In practice, it might be difficult to verify subjects’ smoking history (pack years and, to a lesser extent, time since smoking cessation), since these might be documented in medical records only rarely. Therefore, some intermediate-risk subjects interested in being screened (and having screening covered by insurance) might well embellish their smoking histories, thus rendering moot the question of how to define an optimal smoking-history criterion.

Although another randomized trial of LDCT is unlikely to be conducted in the United States, ongoing research is clearly needed to determine how to implement LDCT screening optimally in this country. Therefore, it will be critical to monitor how such screening is carried out in diverse practice settings and to analyze how implementation parameters correlate with the various outcomes, both immediate and downstream, of LDCT screening. Such exercises will not provide the definitive answers of a randomized trial, but they will serve as guides to best practices for population LDCT screening.

Paul Pinsky, PhD, MPH, is acting chief of the Early Detection Research Group in the Division of Cancer Prevention of the National Cancer Institute.

References

  1. Aberle DR, Adams AM, Berg CD, et al. Reduced lung-cancer mortality with low-dose computed tomographic screening.

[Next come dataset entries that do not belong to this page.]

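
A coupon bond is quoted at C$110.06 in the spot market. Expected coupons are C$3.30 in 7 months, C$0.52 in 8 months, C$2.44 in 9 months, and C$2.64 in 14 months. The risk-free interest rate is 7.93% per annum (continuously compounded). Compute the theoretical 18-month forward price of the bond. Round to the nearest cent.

PV(coupons) I = 3.30·e^(−0.0793·7/12) + 0.52·e^(−0.0793·8/12) + 2.44·e^(−0.0793·9/12) + 2.64·e^(−0.0793·14/12)
I = 3.1508 + 0.4932 + 2.2991 + 2.4067 = 8.3498
F = (S − I)·e^(rT) = (110.06 − 8.3498) · e^(0.0793·18/12)
= 101.7102 · e^0.118950 = 101.7102 × 1.126314 = C$114.56

C$114.56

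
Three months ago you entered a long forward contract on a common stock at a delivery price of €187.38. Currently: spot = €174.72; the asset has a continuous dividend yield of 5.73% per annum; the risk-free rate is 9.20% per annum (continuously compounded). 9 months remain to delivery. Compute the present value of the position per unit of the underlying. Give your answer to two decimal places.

Current fair forward for the remaining 9 months: F = S·e^((r − q)·T), (r − q) = 0.0920 − 0.0573 = 0.0347
F = 174.72 · e^(0.0347 × 9/12) = 174.72 × 1.026367 = 179.3268
Value of long forward = (F − K)·e^(−rT) = (179.3268 − 187.38) · e^(−0.0920·9/12)
= -8.0532 × 0.933327 = -7.52

-€7.52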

N Engl J Med. 2011;365(5):395-409.
  2. United States Preventive Services Task Force. Screening for lung cancer. Published December 2013. Accessed April 11, 2014.
  3. National Comprehensive Cancer Network. NCCN guidelines. Accessed April 11, 2014.
  4. American Cancer Society. American Cancer Society guidelines for the early detection of cancer. Published May 3, 2013. Accessed April 11, 2014.
  5. Pinsky PF, Church TR, Izmirlian G, Kramer BS. The National Lung Screening Trial: Results stratified by demographics, smoking history, and lung cancer histology. Cancer. 2013;119(22): 3976-3983.
  6. Rembold CM. Number needed to screen: development of a statistic for disease screening. BMJ. 1998;317:307-312.
  7. Pinsky PF, Berg CD. Applying the National Lung Screening Trial eligibility criteria to the US population: what percent of the population and of incident lung cancers would be covered? J Med Screen. 2012;19(3):154-156.
  8. Kovalchik SA, Tammemagi M, Berg CD, et al. Targeting of low-dose CT screening according to the risk of lung-cancer death. N Engl J Med. 2013;369(3):245-254.
  9. Goldberg P. Conversation with the Cancer Letter: Kazerooni: the case for broad coverage. The Cancer Letter. Published March 21, 2014. Accessed April 11, 2014.